I would like to reduce the "differentness" of two point clouds $X$ and $Y$ to a single comparable value $\lambda$, which would ideally be $0$ when $X$ and $Y$ are identical upto isometry (rotation, translation, reflection) and increasingly further from $0$ as $X$ and $Y$ become more difficult to match. The measure will in general be applied to large sets of points.
I'm aware that this is very vague, so I will present what I have some up with so far, and I would appreciate some kind of guidance. Feel free to stop reading my tirade at any point if you feel you understand the gist, as I tend to ramble:
We begin by computing the distance between each pair of points in $X$ and storing these distances in a matrix $D_X$. We similarly make a $D_Y$. These distances are invariant under rotation, translation, or reflection of their respective point cloud, which is desirable.
The next step is to compare these matrices. However, even if the two point clouds were "similar", one might have a few more points than the other, so the distance matrices might be of different size (though both square.) Therefore, the matrix comparison method must find matrices which share a large square submatrix to be "similar". Moreover, even if the two point clouds were "similar", their vertices were likely paired in different orders in the two matrices.

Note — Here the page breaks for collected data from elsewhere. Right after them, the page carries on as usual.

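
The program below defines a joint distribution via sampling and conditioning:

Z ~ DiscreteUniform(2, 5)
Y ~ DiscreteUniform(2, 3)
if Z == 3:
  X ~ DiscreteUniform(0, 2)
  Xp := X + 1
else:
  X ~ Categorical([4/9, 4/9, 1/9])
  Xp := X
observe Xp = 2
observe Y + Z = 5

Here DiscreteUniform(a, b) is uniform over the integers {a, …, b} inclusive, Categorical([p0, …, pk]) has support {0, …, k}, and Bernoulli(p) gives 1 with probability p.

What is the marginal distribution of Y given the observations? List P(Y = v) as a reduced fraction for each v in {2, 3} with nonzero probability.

P(Y=2) = 3/4, P(Y=3) = 1/4

Enumerate traces; 2 have nonzero weight after conditioning:
  (Z=2, Y=3, X=2) weight 1/72
  (Z=3, Y=2, X=1) weight 1/24
Group by Y:
  weight(Y=2) = 1/24
  weight(Y=3) = 1/72
Total weight = 1/24 + 1/72 = 1/18
P(Y=2 | obs) = 1/24 / 1/18 = 3/4
P(Y=3 | obs) = 1/72 / 1/18 = 1/4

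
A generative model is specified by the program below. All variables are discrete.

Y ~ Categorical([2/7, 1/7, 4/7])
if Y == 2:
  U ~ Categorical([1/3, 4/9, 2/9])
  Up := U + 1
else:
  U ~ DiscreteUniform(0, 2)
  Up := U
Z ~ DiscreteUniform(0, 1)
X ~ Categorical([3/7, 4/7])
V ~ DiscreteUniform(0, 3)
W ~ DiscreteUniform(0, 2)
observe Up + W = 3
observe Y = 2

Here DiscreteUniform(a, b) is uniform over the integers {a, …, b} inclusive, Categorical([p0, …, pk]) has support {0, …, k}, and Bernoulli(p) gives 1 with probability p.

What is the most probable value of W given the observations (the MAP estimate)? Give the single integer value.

Enumerate traces; 48 have nonzero weight after conditioning:
  (Y=2, U=0, Z=0, X=0, V=0, W=2) weight 1/294
  (Y=2, U=0, Z=0, X=0, V=1, W=2) weight 1/294
  (Y=2, U=0, Z=0, X=0, V=2, W=2) weight 1/294
  (Y=2, U=0, Z=0, X=0, V=3, W=2) weight 1/294
  (Y=2, U=0, Z=0, X=1, V=0, W=2) weight 2/441
  (Y=2, U=0, Z=0, X=1, V=1, W=2) weight 2/441
  (Y=2, U=0, Z=0, X=1, V=2, W=2) weight 2/441
  (Y=2, U=0, Z=0, X=1, V=3, W=2) weight 2/441
  (Y=2, U=1, Z=0, X=0, V=0, W=1) weight 2/441
  (Y=2, U=2, Z=0, X=0, V=0, W=0) weight 1/441
  … 38 more
Group by W:
  weight(W=0) = 8/189
  weight(W=1) = 16/189
  weight(W=2) = 4/63
Total weight = 8/189 + 16/189 + 4/63 = 4/21
P(W=0 | obs) = 8/189 / 4/21 = 2/9
P(W=1 | obs) = 16/189 / 4/21 = 4/9
P(W=2 | obs) = 4/63 / 4/21 = 1/3
argmax = 1

argmax_v P(W = v | obs) = 1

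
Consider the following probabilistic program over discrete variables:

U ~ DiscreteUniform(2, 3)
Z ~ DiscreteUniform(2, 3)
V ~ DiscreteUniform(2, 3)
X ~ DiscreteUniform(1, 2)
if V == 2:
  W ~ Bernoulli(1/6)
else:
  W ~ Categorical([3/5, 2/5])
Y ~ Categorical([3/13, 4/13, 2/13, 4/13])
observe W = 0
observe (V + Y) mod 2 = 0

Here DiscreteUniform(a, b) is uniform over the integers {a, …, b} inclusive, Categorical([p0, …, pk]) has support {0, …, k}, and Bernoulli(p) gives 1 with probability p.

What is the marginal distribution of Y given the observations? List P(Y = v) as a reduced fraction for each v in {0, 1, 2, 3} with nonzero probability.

P(Y=0) = 75/269, P(Y=1) = 72/269, P(Y=2) = 50/269, P(Y=3) = 72/269

Enumerate traces; 32 have nonzero weight after conditioning:
  (U=2, Z=2, V=2, X=1, W=0, Y=0) weight 5/416
  (U=2, Z=2, V=2, X=1, W=0, Y=2) weight 5/624
  (U=2, Z=2, V=2, X=2, W=0, Y=0) weight 5/416
  (U=2, Z=2, V=2, X=2, W=0, Y=2) weight 5/624
  (U=2, Z=2, V=3, X=1, W=0, Y=1) weight 3/260
  (U=2, Z=2, V=3, X=1, W=0, Y=3) weight 3/260
  (U=2, Z=2, V=3, X=2, W=0, Y=1) weight 3/260
  (U=2, Z=2, V=3, X=2, W=0, Y=3) weight 3/260
  … 24 more
Group by Y:
  weight(Y=0) = 5/52
  weight(Y=1) = 6/65
  weight(Y=2) = 5/78
  weight(Y=3) = 6/65
Total weight = 5/52 + 6/65 + 5/78 + 6/65 = 269/780
P(Y=0 | obs) = 5/52 / 269/780 = 75/269
P(Y=1 | obs) = 6/65 / 269/780 = 72/269
P(Y=2 | obs) = 5/78 / 269/780 = 50/269
P(Y=3 | obs) = 6/65 / 269/780 = 72/269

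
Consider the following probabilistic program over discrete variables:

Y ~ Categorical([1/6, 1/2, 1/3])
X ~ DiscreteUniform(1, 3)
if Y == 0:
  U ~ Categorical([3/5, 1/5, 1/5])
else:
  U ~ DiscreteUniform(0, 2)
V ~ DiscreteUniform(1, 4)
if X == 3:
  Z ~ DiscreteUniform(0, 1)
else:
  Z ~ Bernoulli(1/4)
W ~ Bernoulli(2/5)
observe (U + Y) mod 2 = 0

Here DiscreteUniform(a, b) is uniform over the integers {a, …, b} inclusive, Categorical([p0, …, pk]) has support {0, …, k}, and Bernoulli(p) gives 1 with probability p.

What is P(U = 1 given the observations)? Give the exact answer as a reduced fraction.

Enumerate traces; 240 have nonzero weight after conditioning:
  (Y=0, X=1, U=0, V=1, Z=0, W=0) weight 3/800
  (Y=0, X=1, U=0, V=1, Z=0, W=1) weight 1/400
  (Y=0, X=1, U=0, V=1, Z=1, W=0) weight 1/800
  (Y=0, X=1, U=0, V=1, Z=1, W=1) weight 1/1200
  (Y=0, X=1, U=0, V=2, Z=0, W=0) weight 3/800
  (Y=0, X=1, U=0, V=2, Z=0, W=1) weight 1/400
  (Y=0, X=1, U=0, V=2, Z=1, W=0) weight 1/800
  (Y=0, X=1, U=0, V=2, Z=1, W=1) weight 1/1200
  (Y=0, X=1, U=2, V=1, Z=0, W=0) weight 1/800
  (Y=1, X=1, U=1, V=1, Z=0, W=0) weight 1/160
  … 230 more
Group by U:
  weight(U=0) = 19/90
  weight(U=1) = 1/6
  weight(U=2) = 13/90
Total weight = 19/90 + 1/6 + 13/90 = 47/90
P(U=0 | obs) = 19/90 / 47/90 = 19/47
P(U=1 | obs) = 1/6 / 47/90 = 15/47
P(U=2 | obs) = 13/90 / 47/90 = 13/47

P(U = 1 | obs) = 15/47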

Therefore, the matrix comparison method must be independent of permutation of the points (simultaneous row/column permutation.)
Suppose $\left|X\right| \leq \left|Y\right|$. One could "brute force" the problem by taking the cell-wise sums of squares between $D_X$ and every permutation of every $|X|$-point submatrix of $D_Y$ and using the smallest of these as the "differentness" of $X$ and $Y$. To illustrate just how many comparisons would have to take place, consider the following: each $|X|$-point submatrix of $D_Y$ is obtained by choosing and removing $\left|Y\right| – \left|X\right|$ points from $\left|Y\right|$. This represents $\left|Y\right| \choose \left|Y\right| – \left|X\right|$ matrix comparisons, which is already very big.
To tackle the permutation issue, one would, for each such submatrix, try each permutation of the points, which adds another $\left|X\right|!$ matrices to compare $D_X$ against. At this point we have a number of matrix comparisons proportional to ${\left|Y\right| \choose \left|Y\right| – \left|X\right|}\left|X\right|! = \frac{\left|Y\right|!}{\left(\left|Y\right| – \left|X\right|\right)!\left|X\right|!}\left|X\right|! = \frac{\left|Y\right|!}{\left(\left|Y\right| – \left|X\right|\right)!}$. This has in its worst case a factorial running time which is just awful.
Moreover, on top of being slow, the method is flawed because if one set of points can be entirely contained within another, even if one set has a single point and the other has thousands, the sets will then show up as a 100% match. However, perhaps this is convenient: precisely those situations which yield erroneous results are the most computationally difficult to deal with. Maybe there is some way to "factor them out"?
Best Answer
Triangulate the two point clouds to get two meshes $M_X$ and $M_Y$. Given $x \in X$, let $d(x,M_Y)$ denote it's minimum distance from $M_Y$. One possible measure of distance is then $$ \sum_{x \in X} d(x, M_Y) + \sum_{y \in Y} d(y, M_X) $$ If $X$ and $Y$ come from scanning physical objects, then this is a reasonable distance measurement to use, since it measures the dissimilarity of the two objects.
If $X$ and $Y$ come from scanning the same object in two different positions/orientations, then you may get a large distance result. If this is not desirable, you need to do "registration" first -- in other words, you need to apply a rigid motion to either $X$ or $Y$ to minimise differences that are purely due to differing locations, rather than differing shapes.
It might be useful to read this paper and some of references they cite. And you can search for "point cloud registration" or "ICP" to find out more.
Apparently you can find some registration/alignment functions in Meshlab.